As temperatures rise, it’s only natural that more and more tourists will flock to the seaside and be inspired to go for a swim in their favorite destinations, or indulge in different water sports activities. However, this is also prime time for water-related accidents, such as drowning. In fact, according to the Centers For Disease Control and Prevention, drowning is the second leading cause of unintentional injury death in children ages 1 to 14 years, and the fifth leading cause of mortality for people of all ages. So it’s crucial that travelers who are planning to spend time in the water should be mindful of the dangers that they could encounter, and take precautions in order to stay safe. Here are some water safety tips for tourists visiting the beach or swimming pool.
Wear a life vest
Water sports can be enjoyed by anyone at any time, but wearing a life vest is extremely important, and it is also required for most types of water activities such as boating, paddleboarding, kayaking, and jet skiing. If you fall into the sea while doing these activities, a life vest will keep you safe in the water, and it will also make it easier for someone to locate you.
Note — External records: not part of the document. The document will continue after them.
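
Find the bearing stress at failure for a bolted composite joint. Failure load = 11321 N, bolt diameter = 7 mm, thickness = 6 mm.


sigma_br = F/(d*h) = 11321/(7*6) = 269.5 MPa

269.5 MPa


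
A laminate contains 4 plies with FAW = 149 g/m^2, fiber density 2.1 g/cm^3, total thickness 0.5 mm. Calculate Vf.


Vf = n * FAW / (rho_f * h * 1000) = 4 * 149 / (2.1 * 0.5 * 1000) = 0.5676

0.5676


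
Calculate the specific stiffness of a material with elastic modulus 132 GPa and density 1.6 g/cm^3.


Specific stiffness = E/rho = 132/1.6 = 82.5 GPa/(g/cm^3)

82.5 GPa/(g/cm^3)


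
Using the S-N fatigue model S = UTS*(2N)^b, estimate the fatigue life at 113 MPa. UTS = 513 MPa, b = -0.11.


N = 0.5 * (S/UTS)^(1/b) = 0.5 * (113/513)^(1/-0.11) = 469949.4115 cycles

469949.4115 cycles


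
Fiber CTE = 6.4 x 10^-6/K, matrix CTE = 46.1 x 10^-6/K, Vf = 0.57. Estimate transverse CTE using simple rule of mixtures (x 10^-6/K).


alpha_2 = alpha_f*Vf + alpha_m*(1-Vf) = 6.4*0.57 + 46.1*0.43 = 23.5 x 10^-6/K

23.5 x 10^-6/K


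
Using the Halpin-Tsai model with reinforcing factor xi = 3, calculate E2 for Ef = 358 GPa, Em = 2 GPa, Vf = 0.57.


eta = (Ef/Em - 1)/(Ef/Em + xi) = (179.0 - 1)/(179.0 + 3) = 0.978
E2 = Em*(1+xi*eta*Vf)/(1-eta*Vf) = 12.08 GPa

12.08 GPa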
However, you should always wear the right type and size of vest. You can find a variety of life vests available on the market, so make sure you pick one that is suitable for your body type and activity.
If you drink, don’t swim
Alcohol and swimming don’t mix well since alcohol is a depressant that slows down the nervous system. When you’re under the influence, your body can lose heat rapidly and your heart rate slows down, both of which can make you more prone to hypothermia and drowning. Don’t drink any alcohol within four hours of going into the water. If you do drink, make sure you have plenty of water and have someone accompany you while you walk along the pool or wade in the water.
Check for rip currents
Rip currents are strong flows of water that carry swimmers away from shore, sometimes to a very great distance. They can occur anywhere where there are breaking waves and are a common occurrence along the shores of southwestern Florida, where hundreds of swimmers are rescued each year for this reason. While not all swimming spots have rip currents, many do. Check with local lifeguards for current information regarding areas that you might want to swim in. However, if you do get caught in a rip current, do not panic. Swim parallel to the shoreline until you are out of the current, which is usually within 30 feet, and then swim back towards the shore and continue swimming in an easterly direction.
Know the rules
The local authorities have put safety measures in place so that tourists can enjoy their stay without any problems while swimming or engaging in any water activities. However, these regulations differ from country to country, and tourists are responsible for learning about the specific rules in their destination before heading out to any water activities. For example, in some areas, it is illegal to snorkel or swim in and around coral reef areas. Be sure to make prior arrangements with the local tourist office if you plan on doing anything that may disturb marine life. You can also seek out lifeguards and ask them about pool closures, hours of operation, and any special rules that might apply to your activities.
These tips will certainly help you have a safe and enjoyable time if you’re headed to the beach or pool this summer. But if there are some other things you should be aware of as well, it’s always best to check with lifeguards or local officials about the rules so you can stay safe in the water.